There was a time when the audience were on the side of a Ted and Robin coupling, but writers Carter Bays and Craig Thomas did some amazing work in helping us get over that, in making us realise that these characters simply weren’t right for each other. We’d come to accept that hopeless romantic Ted had just got it wrong, and in the end this bitter experience would help him realise that this wasn’t true love, and when he found it he would truly know it.

Instead the relationship with the mother of his children became almost an afterthought, to the point where you wondered why she was even introduced at all. Her name is Tracy by the way, as if that matters. It was Robin he wanted all along and in 2030, it was Robin he got.

The structure of the episode was ambitious, with it taking the characters lives forward up to 2030 when Ted is telling the story, interestingly Bob Saget’s voice being replaced with Josh Radnor’s as we catch up. It chronicles Marshall’s rise as a judge, and having more children with Lily, and how Robin and Barney got divorced and Barney reverted to his worst and Robin became a career driven loner.

Yeah, they got divorced. So why the hell have we spent an entire season at this fricking wedding? More than that, we first arrived here in season 6. It’s supposed to mean something. This story is supposed to matter. It’s destiny; it’s magic. This wasn’t that, this felt too much like real life.

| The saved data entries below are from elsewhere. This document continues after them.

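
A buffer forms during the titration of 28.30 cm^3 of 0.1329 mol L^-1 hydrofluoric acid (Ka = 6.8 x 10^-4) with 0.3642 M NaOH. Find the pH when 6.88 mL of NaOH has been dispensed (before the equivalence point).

3.47

Initial n(HF) = 0.1329 x 0.02830 = 0.003761 mol.
n(NaOH) added = 0.3642 x 0.006880 = 0.002506 mol, converting that many moles of HF to F-.
Remaining n(HF) = 0.001255 mol; n(F-) = 0.002506 mol.
By Henderson-Hasselbalch, pH = pKa + log([A^-]/[HA]) = 3.17 + log(0.002506/0.001255) = 3.17 + (+0.30) = 3.47.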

You might believe Robin would become distant, she’s always had that in her and even on the wedding day she was never really sure. But Barney, they developed Barney to the point where he was ready to be an adult. To see him bringing back the Playbook and aiming for a perfect month just seems sad. Yes, he gets redemption with a daughter but it just didn’t feel right. It was like listening to a great rock song that turns into a weak ballad in the final verse.

The thing with a sitcom is, the characters and situations don’t really change throughout the run. Sure dynamics change a little but it’s the same people usually hanging around in the same places. This episode asked what happens after that, when there is neither the situation or actually the comedy. People move on and bad things happen. But this is television, don’t we deserve a bit a magic too? Instead it feels like all the character development from the past several seasons has been thrown out to tie in with the final scene with the Ted’s kids talking that were recorded during season 2.

Might it have made more sense to actually play out these years as the final season, rather than the wedding weekend? Maybe. There were certainly more stories to tell. What was the point in getting the audience to fall in love with the mother character before tearing it away without so much as a goodbye?

It’s probably a finale that people will still be talking about for years to come but that doesn’t necessarily make it right.

People might say that it’s all about the journey but they’re wrong. Endings matter and they really matter on TV. They sum up the reason you’ve invested your time and confirm the things you believed in. The end is a test of faith in the writers and when they let you down, you stop believing.

Carter Bays and Craig Thomas created something special. Their use of structure and running gags was excellent and they made a great show; a show worth investing time in but it was set up as a fairytale and instead we got a messy tragedy. It was a story of people who get married to the wrong people and spend their whole lives in regret.

This had been set up earlier with Tracy losing the love of her life but damn, it just feels so cold. It should have been a warm hug of an episode, instead it feels like you got caught in the rain. Without a yellow umbrella, I don’t want to be there.